Transport Across the Plasma Membrane

• Small molecules like O2 and CO2 can readily diffuse across the membrane.
• Water is helped across by aquaporin protein channels (osmosis).
• Facilitated diffusion and co-transport: protein channels move particles down a concentration gradient, requiring no ATP energy.
• Co-transport is a form of active transport, leveraging energy from a concentration gradient.
• Active transport example (ABC transporters): ATP-Binding Cassette protein transporters move particles against a concentration gradient, requiring ATP energy.

Protein Secretion

• Protein secretion involves shipping proteins outside the cell using ATP energy.
• Examples of secreted proteins include toxins, siderophores, and enzymes for breaking down substrates.

Cell Wall

• Provides shape and protection from osmotic lysis and mechanical forces.
• Composed of a matrix of crosslinked strands of peptidoglycan subunits (NAM, NAG, and a small peptide chain).

Peptidoglycan Structure

• Peptidoglycan is composed of N-acetylmuramic acid (NAM), N-acetylglucosamine (NAG), and a small peptide chain.
• The structure of the peptides and crosslinks varies between species, leading to the distinction between Gram-negative and Gram-positive bacteria.
• Some amino acids found in the peptidoglycan are D-forms, which are stereoisomers (mirror images) of the L-forms usually found in biological proteins.
• Cell wall formation involves transglycosylation and transpeptidation.

Cell Wall Degradation

• Lysozyme and lysostaphin are enzymes that can degrade the cell wall.
• Without a cell wall, bacteria cannot resist osmotic pressure changes.

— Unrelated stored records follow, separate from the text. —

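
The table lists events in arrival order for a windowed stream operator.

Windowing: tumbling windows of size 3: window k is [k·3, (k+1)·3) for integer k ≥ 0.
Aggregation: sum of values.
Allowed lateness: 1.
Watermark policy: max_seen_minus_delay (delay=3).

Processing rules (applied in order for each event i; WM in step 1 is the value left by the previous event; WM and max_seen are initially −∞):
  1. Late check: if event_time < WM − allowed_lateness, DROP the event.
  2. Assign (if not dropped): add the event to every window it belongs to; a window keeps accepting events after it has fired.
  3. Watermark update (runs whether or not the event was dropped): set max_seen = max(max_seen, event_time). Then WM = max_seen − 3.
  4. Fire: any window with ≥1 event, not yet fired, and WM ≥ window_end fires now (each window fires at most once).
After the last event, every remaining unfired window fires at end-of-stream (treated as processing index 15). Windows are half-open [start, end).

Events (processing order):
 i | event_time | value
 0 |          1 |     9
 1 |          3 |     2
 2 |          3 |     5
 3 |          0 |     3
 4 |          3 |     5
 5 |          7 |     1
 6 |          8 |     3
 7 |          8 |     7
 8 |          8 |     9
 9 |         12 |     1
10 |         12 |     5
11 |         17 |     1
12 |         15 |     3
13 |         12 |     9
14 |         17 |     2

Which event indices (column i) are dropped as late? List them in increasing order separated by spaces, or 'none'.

i=0 t=1 v=9: → [0,3); WM=-2
i=1 t=3 v=2: → [3,6); WM=0
i=2 t=3 v=5: → [3,6); WM=0
i=3 t=0 v=3: → [0,3); WM=0
i=4 t=3 v=5: → [3,6); WM=0
i=5 t=7 v=1: → [6,9); WM=4; [0,3) fires=12
i=6 t=8 v=3: → [6,9); WM=5
i=7 t=8 v=7: → [6,9); WM=5
i=8 t=8 v=9: → [6,9); WM=5
i=9 t=12 v=1: → [12,15); WM=9; [3,6) fires=12 [6,9) fires=20
i=10 t=12 v=5: → [12,15); WM=9
i=11 t=17 v=1: → [15,18); WM=14
i=12 t=15 v=3: → [15,18); WM=14
i=13 t=12 v=9: DROP (t<14-1); WM=14
i=14 t=17 v=2: → [15,18); WM=14

13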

The Bacterial Cell Surface

• The cell surface includes flagella, pili, capsules, surface arrays, and stalks.

Flagella

• Spiral, hollow, rigid filaments extending from the cell surface, with variations in location and number across species.
• Composed of three main parts:
  • Filament (multiple flagellin proteins, 5-10 μm long)
  • Hook protein portion (connects the filament to the basal body)
  • Basal body (disk-like structure that rotates the filament like a propeller).
• Energy for spinning flagella is derived from the proton motive force (PMF).
• Flagella generate runs and tumbles through spinning, a process that is energetically expensive (requiring ~1000 H+ translocated per rotation).

Chemotaxis

• involves chemoreceptor proteins sensing changes in concentrations of attractants or repellents, leading to directed movement.

Internal Flagella

• Some spirochetes have flagella in the periplasm that rotate the entire cell body like a corkscrew.

Nonflagellar Motility

• Gliding motility: smooth sliding over a surface, not fully understood (e.g., Myxobacteria, Cyanobacteria).
• Twitching motility: slow, jerky process using pili to extend, attach, and pull along a surface (e.g., Pseudomonas aeruginosa).
• Act-dependent motility: polymerization of actin in host cells propels bacteria into adjacent cells (e.g., Shigella dysenteriae, Listeria monocytogenes).

Adherence Molecules

• Allow cells to stick to surfaces.
• Pili (fibers of pilin protein), with additional proteins on their tips for sticking.
• Sex pili are different structures involved in conjugation (transferring plasmids between cells).
• Adhesive pili (fimbriae) also contribute to adherence.

Stalk

• An extension of the cell envelope tipped by a "holdfast" of polysaccharides.
• Provides extra surface area for nutrient absorption (e.g., Caulobacter, Hyphomonas).

Capsules

• Thick layer of polysaccharides surrounding some cells (both G+ and G-), providing adhesion, defense against host immunity, and protection from desiccation.
• Can help form biofilms, enhancing survivability in harsh environments.

Surface Arrays (S-layers)

• Crystalline array of interlocking proteins that can provide protection against predation or bacteriophage infection.
• Found in both Gram-positive and Gram-negative cells, and even in Archaea.

Bacterial Taxonomy

• Most microbial species remain uncultured.